One reason why the Taliban government collapsed so quickly in late 2001, was because, for most Afghans, the government wasn't doing much besides putting the warring factions out of business. The current Afghan government has introduced reconstruction, which includes thousands of badly needed schools. The Taliban attacks the schools for being "un-Islamic" (educating girls, something the foreign donors insist on). But since the schools educate local children, and are often taught by members of local tribes, the people in the area see all this as something of theirs. Afghanistan's Langham province, in the northeast close to the Pakistani frontier, has been plagued by frequent Taliban attacks on schools and teachers, most recently against a girls' school in late January. As a result, tribal leaders in have decided to begin providing their own security. Several of the local tribes have developed a plan to hire and equip young men to serve as security guards at local schools, and to back them up, if necessary, with tribal militiamen.

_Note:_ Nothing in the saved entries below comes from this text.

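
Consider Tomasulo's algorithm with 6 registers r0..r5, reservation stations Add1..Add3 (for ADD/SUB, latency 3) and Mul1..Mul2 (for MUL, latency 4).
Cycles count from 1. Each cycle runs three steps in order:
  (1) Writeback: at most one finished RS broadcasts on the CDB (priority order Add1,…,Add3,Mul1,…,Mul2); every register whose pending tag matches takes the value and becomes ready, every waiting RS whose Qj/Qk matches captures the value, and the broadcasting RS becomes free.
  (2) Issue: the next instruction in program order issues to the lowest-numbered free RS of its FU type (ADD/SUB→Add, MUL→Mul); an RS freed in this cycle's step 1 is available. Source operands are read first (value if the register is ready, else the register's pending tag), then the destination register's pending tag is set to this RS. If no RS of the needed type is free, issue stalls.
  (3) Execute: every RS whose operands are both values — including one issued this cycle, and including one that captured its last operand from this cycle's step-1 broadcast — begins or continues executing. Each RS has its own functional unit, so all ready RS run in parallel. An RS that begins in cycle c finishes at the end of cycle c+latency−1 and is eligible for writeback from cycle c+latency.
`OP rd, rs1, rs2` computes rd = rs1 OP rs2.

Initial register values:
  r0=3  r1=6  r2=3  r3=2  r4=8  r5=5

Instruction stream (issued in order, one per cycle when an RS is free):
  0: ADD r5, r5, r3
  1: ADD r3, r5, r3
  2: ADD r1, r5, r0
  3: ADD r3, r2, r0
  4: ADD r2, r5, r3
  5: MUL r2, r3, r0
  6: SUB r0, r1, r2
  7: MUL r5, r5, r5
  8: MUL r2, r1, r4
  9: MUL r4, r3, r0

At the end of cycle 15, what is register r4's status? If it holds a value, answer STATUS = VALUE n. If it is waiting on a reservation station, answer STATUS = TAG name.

  c1: issue ADD r5<-Add1  regs: r0:3,r1:6,r2:3,r3:2,r4:8,r5:Add1
  c2: issue ADD r3<-Add2  regs: r0:3,r1:6,r2:3,r3:Add2,r4:8,r5:Add1
  c3: issue ADD r1<-Add3  regs: r0:3,r1:Add3,r2:3,r3:Add2,r4:8,r5:Add1
  c4: CDB Add1=7; issue ADD r3<-Add1  regs: r0:3,r1:Add3,r2:3,r3:Add1,r4:8,r5:7
  c5: stall  regs: r0:3,r1:Add3,r2:3,r3:Add1,r4:8,r5:7
  c6: stall  regs: r0:3,r1:Add3,r2:3,r3:Add1,r4:8,r5:7
  c7: CDB Add1=6; issue ADD r2<-Add1  regs: r0:3,r1:Add3,r2:Add1,r3:6,r4:8,r5:7
  c8: CDB Add2=9; issue MUL r2<-Mul1  regs: r0:3,r1:Add3,r2:Mul1,r3:6,r4:8,r5:7
  c9: CDB Add3=10; issue SUB r0<-Add2  regs: r0:Add2,r1:10,r2:Mul1,r3:6,r4:8,r5:7
  c10: CDB Add1=13; issue MUL r5<-Mul2  regs: r0:Add2,r1:10,r2:Mul1,r3:6,r4:8,r5:Mul2
  c11: stall  regs: r0:Add2,r1:10,r2:Mul1,r3:6,r4:8,r5:Mul2
  c12: CDB Mul1=18; issue MUL r2<-Mul1  regs: r0:Add2,r1:10,r2:Mul1,r3:6,r4:8,r5:Mul2
  c13: stall  regs: r0:Add2,r1:10,r2:Mul1,r3:6,r4:8,r5:Mul2
  c14: CDB Mul2=49; issue MUL r4<-Mul2  regs: r0:Add2,r1:10,r2:Mul1,r3:6,r4:Mul2,r5:49
  c15: CDB Add2=-8  regs: r0:-8,r1:10,r2:Mul1,r3:6,r4:Mul2,r5:49

STATUS = TAG Mul2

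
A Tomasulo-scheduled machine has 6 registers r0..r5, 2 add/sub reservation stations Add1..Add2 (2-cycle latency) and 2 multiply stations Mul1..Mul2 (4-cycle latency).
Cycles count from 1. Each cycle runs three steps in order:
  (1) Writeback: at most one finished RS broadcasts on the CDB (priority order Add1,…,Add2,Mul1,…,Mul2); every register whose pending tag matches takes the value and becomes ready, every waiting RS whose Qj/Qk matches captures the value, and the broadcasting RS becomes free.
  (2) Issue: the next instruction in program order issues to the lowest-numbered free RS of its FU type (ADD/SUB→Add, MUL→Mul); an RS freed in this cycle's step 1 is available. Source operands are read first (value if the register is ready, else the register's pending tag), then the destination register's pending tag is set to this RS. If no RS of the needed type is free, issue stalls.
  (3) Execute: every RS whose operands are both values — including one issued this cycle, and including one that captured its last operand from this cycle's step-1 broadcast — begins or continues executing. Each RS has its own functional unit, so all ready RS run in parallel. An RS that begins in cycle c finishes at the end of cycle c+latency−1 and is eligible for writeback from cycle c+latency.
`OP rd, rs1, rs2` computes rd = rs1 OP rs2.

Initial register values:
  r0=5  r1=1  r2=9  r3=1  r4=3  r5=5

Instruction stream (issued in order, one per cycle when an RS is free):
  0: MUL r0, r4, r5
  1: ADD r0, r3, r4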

This decision has implications on several levels. It does commit the local tribes more openly than in the past to an anti-Taliban stance. But it also signals that the Afghan government is not sufficiently capable of providing security in remote regions. Which means the tribes will cling to their militias in the foreseeable future. As the government has been trying to get the tribes to give up their militias, often by integrating the fitter men into the National Army or Police.
Taking a longer view, however, the decision of the tribal elders is fully in keeping with the way Afghanistan has always operated, with a relatively weak central government lighting overseeing some aspects of national life, while tribes and local warlords maintain internal security.